HOME  ⁄  Ekonomi

Pertamina Tambah Pasokan BBM hingga 59 Persen untuk Mengurai Antrean Panjang di SPBU Kendari

Oleh Leon Weldrick
SHARE   :

Pertamina Tambah Pasokan BBM hingga 59 Persen untuk Mengurai Antrean Panjang di SPBU Kendari
Foto: Kondisi antrean panjang kendaraan yang demi mendapat BBM di SPBU Anggoeya Poasia dan SPBU Saranani, Korumba, Kota Kendari, Sulawesi Tenggara (sumber: ANTARA/La Ode Muh Deden Saputra/La Ode Ari)

Pantau - Pertamina Patra Niaga menambah penyaluran bahan bakar minyak (BBM) hingga 59 persen dibandingkan rata-rata normal harian untuk mengatasi antrean kendaraan di sejumlah Stasiun Pengisian Bahan Bakar Umum (SPBU) di Kota Kendari, Sulawesi Tenggara.

Penguatan pasokan terutama dilakukan terhadap BBM jenis Pertalite yang mengalami peningkatan permintaan di wilayah tersebut.

Pjs. Area Manager Communication, Relations, & CSR Pertamina Patra Niaga Regional Sulawesi, Okky Aditya W, mengatakan tambahan pasokan difokuskan pada SPBU yang mengalami lonjakan permintaan.

"Untuk wilayah Kendari, saat ini Pertamina Patra Niaga telah melakukan penguatan penyaluran BBM dengan penambahan hingga 59 persen dibandingkan rerata penyaluran normal harian," ujar Okky.

Tambahan pasokan tersebut diharapkan dapat memangkas waktu tunggu masyarakat yang sebelumnya harus mengantre hingga berjam-jam untuk mendapatkan BBM.

Pertamina juga berharap pelayanan kebutuhan BBM masyarakat di seluruh SPBU di Kendari dapat segera kembali normal.

Pertamina Perketat Pengawasan Tangki Modifikasi

Selain memperkuat pasokan, Pertamina Patra Niaga melakukan pemantauan ketat terhadap SPBU yang mengalami kepadatan antrean kendaraan.

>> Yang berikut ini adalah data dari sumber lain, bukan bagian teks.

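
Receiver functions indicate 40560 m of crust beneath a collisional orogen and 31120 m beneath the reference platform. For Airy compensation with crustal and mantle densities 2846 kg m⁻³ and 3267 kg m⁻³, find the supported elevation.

Excess crust Δ = 40560 m − 31120 m = 9440 m, split between elevation h and root r with h + r = Δ.
Airy balance ρ_c h = (ρ_m − ρ_c) r gives r = h ρ_c/(ρ_m − ρ_c), so h (1 + ρ_c/(ρ_m − ρ_c)) = Δ, i.e. h = Δ (ρ_m − ρ_c)/ρ_m.
h = 9440 m × 421/3267 = 1220 m.

1220 m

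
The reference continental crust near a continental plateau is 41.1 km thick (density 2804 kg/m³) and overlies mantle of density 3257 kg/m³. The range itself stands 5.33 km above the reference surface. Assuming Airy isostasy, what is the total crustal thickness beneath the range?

Root depth r = h ρ_c / (ρ_m − ρ_c) = 5.33 km × 2804 / 453 = 32.99 km.
Total thickness = T + h + r = 41.1 km + 5.33 km + 32.99 km = 79.4 km.

79.4 km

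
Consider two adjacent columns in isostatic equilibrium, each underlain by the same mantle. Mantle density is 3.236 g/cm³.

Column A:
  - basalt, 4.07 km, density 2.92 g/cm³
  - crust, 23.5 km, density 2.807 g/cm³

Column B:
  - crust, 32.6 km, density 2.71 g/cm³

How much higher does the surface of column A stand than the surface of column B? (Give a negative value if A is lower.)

−1.79 km

For any compensation level in the mantle, the mantle terms cancel and isostasy reduces to e = (Σt_A − Σt_B) − (Σ(ρt)_A − Σ(ρt)_B) / ρ_m.
Σt_A = 27.57 km; Σt_B = 32.6 km; Σ(ρt)_A = 77.8489; Σ(ρt)_B = 88.346 (in km·g/cm³).
e = (27.57 − 32.6) − (77.8489 − 88.346) / 3.236 = −1.79 km.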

Pengawasan dilakukan untuk mengantisipasi pengisian BBM menggunakan tangki cadangan maupun tangki yang telah dimodifikasi, baik pada kendaraan roda empat maupun sepeda motor.

Pertamina bekerja sama dengan Dinas Perhubungan (Dishub) untuk menangani antrean sekaligus membantu mengatur arus lalu lintas di sekitar SPBU yang mengalami kepadatan kendaraan.

Pengaturan lalu lintas terutama dilakukan terhadap antrean kendaraan yang terjadi pada malam hari.

Pertamina juga terus berkoordinasi dengan pemerintah daerah dan aparat kepolisian untuk mengawasi transaksi BBM yang tidak wajar serta indikasi penyalahgunaan BBM subsidi.

"Kami juga terus berkoordinasi dengan Pemda dan aparat kepolisian untuk membantu pengawasan di SPBU, termasuk terhadap transaksi tidak wajar maupun indikasi penyalahgunaan BBM subsidi, seperti penggunaan tangki tambahan/cadangan yang tidak sesuai ketentuan," jelasnya.

SPBU Diminta Tolak Kendaraan dengan Tangki Modifikasi

Okky menegaskan seluruh petugas SPBU di Kendari telah mendapatkan instruksi untuk menolak melayani kendaraan yang terindikasi menggunakan tangki modifikasi.

Kebijakan tersebut diterapkan untuk memastikan kuota BBM subsidi disalurkan kepada pihak yang berhak dan tepat sasaran.

Pengetatan pengawasan juga dilakukan untuk menjaga ketersediaan BBM subsidi agar dapat mencukupi kebutuhan masyarakat umum.

Pertamina memastikan setiap indikasi pelanggaran dalam pembelian maupun penggunaan BBM akan ditindaklanjuti berdasarkan kewenangan dan ketentuan yang berlaku.

"Apabila ditemukan indikasi pelanggaran, tentunya akan ditindaklanjuti sesuai kewenangan dan ketentuan yang berlaku," tegas Okky.